TheCountessofFitzdotterel · 23/08/2021 18:25

I am not sure these human analogies are really having the right effect as I think most of us would choose to be dumped in a forest rather than killed!

Scrowy · 23/08/2021 18:26

@GrrrlPwr

So you would prefer to kill them? Unreal.
I think you are rather missing the point which is to do as you suggest kills them anyway. Just more slowly and more terrifyingly.

Is that how you would prefer to kill them? Unreal

AlternativePerspective · 23/08/2021 18:32

I think that given most of the wild animal organisations suggest that people use humane traps where possible to suggest that to use a humane trap is going to lead to the slow death of a mouse is clearly bollocks.

However, they rarely work, and if you have one you likely have more.

Years ago we had a mouse in the garage. My DS was horrified at the thought of killing it so we bought some humane traps,and one night when my then DH got home he went in to discover that there was a mouse in one of them. However, the mouse appeared to be dead, so he went outside to put it in the outside bin. As soon as he opened the trap again the mouse legged it. Grin Grin Grin That was the only mouse we caught in the trap, and after that we bought quick kill ones which worked quickly.

ClumpingBambooIsALie · 23/08/2021 18:32

I'm not trying to argue one way or the other whether it's preferable for a human to be killed than to be abandoned alone and defenceless in a hostile and unfamiliar environment. I'm saying that doing that to a small animal that doesn't think like we do is crueller than quickly killing it.

I think that people don't understand that what they're doing to the animal is unpleasant — they think the house mouse is scampering off to a bucolic life in the fields nibbling acorns and blackberries. When actually it's being deposited into a very stressful, very probably unsurvivable situation.

GiantCheeseMonster · 23/08/2021 18:38

Humane traps are fine for mice brought in from outside by cats as these are usually wood mice (as long as the mouse hasn’t been injured, in which case putting kitchen roll over it and hitting it with a brick is preferable to release). But for house mice, it’s futile. You’ll never get rid of them that way and they will die outside anyway. Glue traps and poison are incredibly cruel. Snap traps are the way to go.
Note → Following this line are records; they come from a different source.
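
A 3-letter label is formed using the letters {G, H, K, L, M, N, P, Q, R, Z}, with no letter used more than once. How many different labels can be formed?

720

This is a permutation of 3 out of 10: P(10,3) = 10!/7!.
10 × 9 × 8 = 720.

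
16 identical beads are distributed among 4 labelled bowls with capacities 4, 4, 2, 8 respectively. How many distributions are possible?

By stars and bars, unrestricted non-negative solutions to x_1+…+x_4 = 16 number C(16+3,3) = 969.
Subtract solutions that violate a single cap (substitute x_i' = x_i − (cap_i+1)): x_1 ≥ 5 gives C(14,3) = 364; x_2 ≥ 5 gives C(14,3) = 364; x_3 ≥ 3 gives C(16,3) = 560; x_4 ≥ 9 gives C(10,3) = 120. Together 1408.
Add back pairs where two caps are both exceeded: 84 + 165 + 10 + 165 + 10 + 35 = 469.
Subtract triples: 20 + 0 + 0 + 0 = 20.
By inclusion–exclusion the count is 969 − 1408 + 469 − 20 = 10.

10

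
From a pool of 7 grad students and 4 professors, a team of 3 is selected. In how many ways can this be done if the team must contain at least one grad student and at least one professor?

With no constraint there are C(11,3) = 165 possible selections.
Subtract selections that omit an entire group: no grad students → C(4,3) = 4; no professors → C(7,3) = 35.
Both groups omitted at once is impossible, so 165 − 39 = 126.

126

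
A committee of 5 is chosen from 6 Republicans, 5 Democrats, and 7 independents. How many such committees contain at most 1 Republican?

Split by how many Republicans are chosen (0 through 1).
Sum: C(6,0)·C(12,5) + C(6,1)·C(12,4) = 792 + 2970 = 3762.

3762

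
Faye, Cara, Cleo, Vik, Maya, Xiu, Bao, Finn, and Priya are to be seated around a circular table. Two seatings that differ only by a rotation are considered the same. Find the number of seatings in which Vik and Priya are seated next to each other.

10080

Glue Vik and Priya into a block (2 internal orders). Seating 8 units around a circle gives (7)! arrangements.
So 2 × (7)! = 2 × 5040 = 10080.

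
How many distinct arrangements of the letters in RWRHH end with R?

12

Fix R in the last position and arrange the remaining 4 letters.
Those 4 letters have H appearing twice, giving (4)!/(2!) = 12.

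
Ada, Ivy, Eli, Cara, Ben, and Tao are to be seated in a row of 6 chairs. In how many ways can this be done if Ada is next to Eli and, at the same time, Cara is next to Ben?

96

Treat {Ada,Eli} as one block (2 orders) and {Cara,Ben} as another (2 orders).
That leaves 4 units to arrange: 2 × 2 × 4! = 4 × 24 = 96.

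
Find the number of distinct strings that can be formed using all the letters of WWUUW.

WWUUW has 5 letters with U appearing twice and W appearing 3 times.
The number of distinct arrangements is 5!/(3!·2!) = 120/12 = 10.

10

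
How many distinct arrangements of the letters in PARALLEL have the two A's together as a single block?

840

Treat the 2 copies of A as a single block. The multiset to arrange is then {AA, E, L, L, L, P, R}, 7 items in all.
That gives (7)!/(3!) = 840 arrangements.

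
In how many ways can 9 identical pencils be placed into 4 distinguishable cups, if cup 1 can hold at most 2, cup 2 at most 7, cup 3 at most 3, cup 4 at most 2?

32

Without the upper bounds there are C(12,3) = 220 ways to split 9 among 4 cups.
Subtract solutions that violate a single cap (substitute x_i' = x_i − (cap_i+1)): x_1 ≥ 3 gives C(9,3) = 84; x_2 ≥ 8 gives C(4,3) = 4; x_3 ≥ 4 gives C(8,3) = 56; x_4 ≥ 3 gives C(9,3) = 84. Together 228.
Add back pairs where two caps are both exceeded: 0 + 10 + 20 + 0 + 0 + 10 = 40.
By inclusion–exclusion the count is 220 − 228 + 40 = 32.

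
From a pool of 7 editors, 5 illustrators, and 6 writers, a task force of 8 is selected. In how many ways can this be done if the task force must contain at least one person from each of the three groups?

41811

Total 8-person selections from all 18: C(18,8) = 43758.
Subtract selections that omit an entire group: no editors → C(11,8) = 165; no illustrators → C(13,8) = 1287; no writers → C(12,8) = 495.
Add back selections omitting two groups (i.e. drawn from a single group): C(7,8) + C(5,8) + C(6,8) = 0.
By inclusion–exclusion: 43758 − 1947 + 0 = 41811.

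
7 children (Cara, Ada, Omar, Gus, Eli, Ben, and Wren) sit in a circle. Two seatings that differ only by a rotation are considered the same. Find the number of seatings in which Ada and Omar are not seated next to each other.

Without the restriction there are (6)! = 720 seatings.
Those with Ada next to Omar: fuse the pair into one unit and seat 6 units around a circle — 2·(5)! = 240.
Subtracting, 720 − 240 = 480.

480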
ClumpingBambooIsALie · 23/08/2021 18:43

Yep good point, an outdoor mouse that really didn't want to be in your house in the first place can be returned outside.

Riapia · 23/08/2021 18:45

The old ‘break back’ traps are painless.
If you keep your fingers out the way when setting them. 😉

ClumpingBambooIsALie · 23/08/2021 19:00

I think that given most of the wild animal organisations suggest that people use humane traps where possible to suggest that to use a humane trap is going to lead to the slow death of a mouse is clearly bollocks.

What wild animal organisations are recommending live trap and outdoor release for house mice living in a house? The only reason I can imagine they'd argue for that is to provide an easy square meal for a wild bird of prey.